Natalie steadied herself for the familiar embrace. Not everything had changed. Colin had always been a hugger. As a smitten teen, she’d both loved and hated those hugs. There was a thrill that ran down her spine from being so close; a tingle danced across her skin as it brushed his. Now, just as she did then, she closed her eyes and breathed in the scent of him. He smelled better than he did back when he wore cheap drugstore cologne, but even then, she’d loved it.
“How are you, Colin?” she asked as they parted. Natalie hoped her cheeks weren’t flushing red. They felt hot, but that could just be the wine she’d been drinking steadily since she got to the party.
“I’m great. Busy with the landscaping business, as always.”
“Right.” Natalie nodded. “You’re still running your dad’s company, aren’t you?”
He nodded, a hint of suppressed sadness lighting in his eyes for just a moment. Good going, Natalie, remind him of his dead parents straight off.
“I’m so glad you were able to fit Lily’s wedding in at your facility. She was adamant that the wedding happen there.”

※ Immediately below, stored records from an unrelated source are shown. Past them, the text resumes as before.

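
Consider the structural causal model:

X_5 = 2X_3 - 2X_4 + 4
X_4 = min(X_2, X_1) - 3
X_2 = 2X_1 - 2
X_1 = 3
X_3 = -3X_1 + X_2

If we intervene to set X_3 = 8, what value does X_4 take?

The intervention breaks the incoming arrows to X_3: X_3 = -3X_1 + X_2 no longer applies, and X_3 = 8.
X_4 is not downstream of the intervention, so its value is determined by the original equations.
X_2 = 2X_1 - 2  [with X_1=3]  = 4
X_4 = min(X_2, X_1) - 3  [with X_2=4, X_1=3]  = 0

0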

“It’s the best,” Natalie said and it was true. There was no other place like their chapel in Nashville, Tennessee, or anywhere else she knew of. They were one of a kind, providing everything a couple needed for a wedding at one location.
“Good. I want the best for Lily’s big day. You look amazing, by the way. Natalie is all grown up,” Colin noted.

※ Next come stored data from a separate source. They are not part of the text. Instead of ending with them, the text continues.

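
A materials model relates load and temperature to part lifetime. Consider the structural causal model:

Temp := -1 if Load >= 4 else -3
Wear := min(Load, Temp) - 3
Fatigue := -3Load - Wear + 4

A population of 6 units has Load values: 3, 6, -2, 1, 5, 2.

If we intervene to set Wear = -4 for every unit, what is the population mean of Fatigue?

0.5

Every unit gets Wear=-4 under the intervention. Fatigue values become -1, -10, 14, 5, -7, 2; E[Fatigue|do(Wear=-4)] = 0.5.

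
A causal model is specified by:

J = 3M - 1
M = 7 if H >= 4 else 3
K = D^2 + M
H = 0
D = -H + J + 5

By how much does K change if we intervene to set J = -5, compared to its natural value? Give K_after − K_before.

-169

do(J=-5) replaces the equation J = 3M - 1 with the constant J = -5.
M = 7 if H >= 4 else 3  [with H=0]  = 3
D = -H + J + 5  [with H=0, J=-5]  = 0
K = D^2 + M  [with D=0, M=3]  = 3
Without intervention: M = 7 if H >= 4 else 3  [with H=0]  = 3; J = 3M - 1  [with M=3]  = 8; D = -H + J + 5  [with H=0, J=8]  = 13; K = D^2 + M  [with D=13, M=3]  = 172.
Change = 3 − 172 = -169.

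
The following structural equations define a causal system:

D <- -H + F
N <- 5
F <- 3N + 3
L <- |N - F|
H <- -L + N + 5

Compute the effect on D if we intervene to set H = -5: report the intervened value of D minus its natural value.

2

Intervening sets H = -5 and removes its equation (H <- -L + N + 5).
F = 3N + 3  [with N=5]  = 18
D = -H + F  [with H=-5, F=18]  = 23
Without intervention: F = 3N + 3  [with N=5]  = 18; L = |N - F|  [with N=5, F=18]  = 13; H = -L + N + 5  [with L=13, N=5]  = -3; D = -H + F  [with H=-3, F=18]  = 21.
Change = 23 − 21 = 2.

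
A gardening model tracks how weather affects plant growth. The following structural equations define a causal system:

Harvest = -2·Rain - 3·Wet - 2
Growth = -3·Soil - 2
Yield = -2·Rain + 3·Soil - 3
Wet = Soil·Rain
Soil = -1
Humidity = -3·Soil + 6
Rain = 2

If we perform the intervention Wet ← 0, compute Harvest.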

Natalie detected a hint of appreciation in his eyes as his gaze raked over the formfitting blue dress her business partner Amelia had forced her into wearing tonight. Now she was happy her fashion-conscious friend had dressed her up for the night. She glanced at Colin’s left hand—no ring. At one point, she’d heard he was married, but it must not have worked out. Shocker. That left the possibilities open for a more interesting evening than she’d first anticipated tonight.
“I’m nearly thirty now, you know. I’m not a teenager.”
Colin let out a ragged breath and forced his gaze back up to her face. “Thank goodness. I’d feel like a dirty old man right now if you were.”
Natalie’s eyebrow went up curiously. He was into her. The unobtainable fantasy might actually be within her grasp. Perhaps now was the time to make the leap she’d always been too chicken to make before. “You know, I have a confession to make.” She leaned into him, resting a hand on his shoulder. “I was totally infatuated with you when we were kids.”